This amount of printed material isn’t easy to jam in the average sized suitcase, so Chris and her friends have successfully fundraised to cover the £700 cost of transporting them out to Fort Portal, four hours’ drive from Kampala, where the school is based.

Schooling in Uganda is very different to the UK system, with children needing to pass an exam at the end of their Primary schooling in order to graduate to Secondary. Supporting children to attend school can be challenging for many families especially if the children happen to be girls or if they come from rural areas. Great steps are being made, but as 80% of children live rurally and 35% live below the poverty line, a huge number of children are falling through the gaps. For children born with a physical disability the outlook is incredibly bleak and many are left to fend for themselves, even though they may be bright and perfectly able to learn. The school that Chris is helping to start will be quite unique in working to break down social barriers and educate these overlooked children. It’s a far cry from Steyning Primary School!

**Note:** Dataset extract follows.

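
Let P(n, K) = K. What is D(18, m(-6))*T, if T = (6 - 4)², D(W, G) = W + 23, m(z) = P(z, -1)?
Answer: 164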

‘The teaching structure is very different in Uganda, it’s very much ‘chalk and talk’ with vastly mixed abilities in one class,’ explained Chris. ‘I am so looking forward to introducing some of the reading schemes and using the fantastic text books which have been donated. We still have lots of work to do, especially to address the practicalities of teaching young disabled children; we desperately need assisted seating frames, bean bags and wheelchairs. We really are starting from scratch so all the help we can get will make a huge difference.’

The school is part of an established charity called Kyaninga Child Development Centre (KCDC). It was created six years ago as a not-for-profit organisation to provide specialised and affordable assessment, treatment, education and support to children with disabilities and their families, to give them a chance to lead more independent lives. It was founded by husband and wife team Steve and Asha Williams when they realised their son, who suffers from epilepsy, needed help where none was available. Since then more than 3,000 children have been helped by KCDC.

This new primary school will come with an attached Special Support Centre, where children with disabilities can work alongside children without disabilities. There will be a speech, language and physiotherapy centre and there are plans to build a teacher training centre to address the desperate lack of qualified teachers in the area. Finally, there will be an outreach element to the school, to help those children who live rurally and would otherwise have no chance of even the most basic education. The challenge seems to be enormous and would be overwhelming to most of us. But it’s exciting and the potential impact on many young lives will be life-changing.

Chris sent us a simple story, which sums up the KCDC school and its vision of equality for children with disabilities in Uganda, and it goes like this:

‘A girl was walking along a beach when she came across thousands of starfish stranded by the tide. As she came to each starfish she picked it up and placed it back into the sea.’ A man observed the girl and said: ‘There are so many of them, you can’t begin to make a difference.’ The little girl replied as she placed a starfish in the sea: ‘Well, I’ve made a difference to that one!’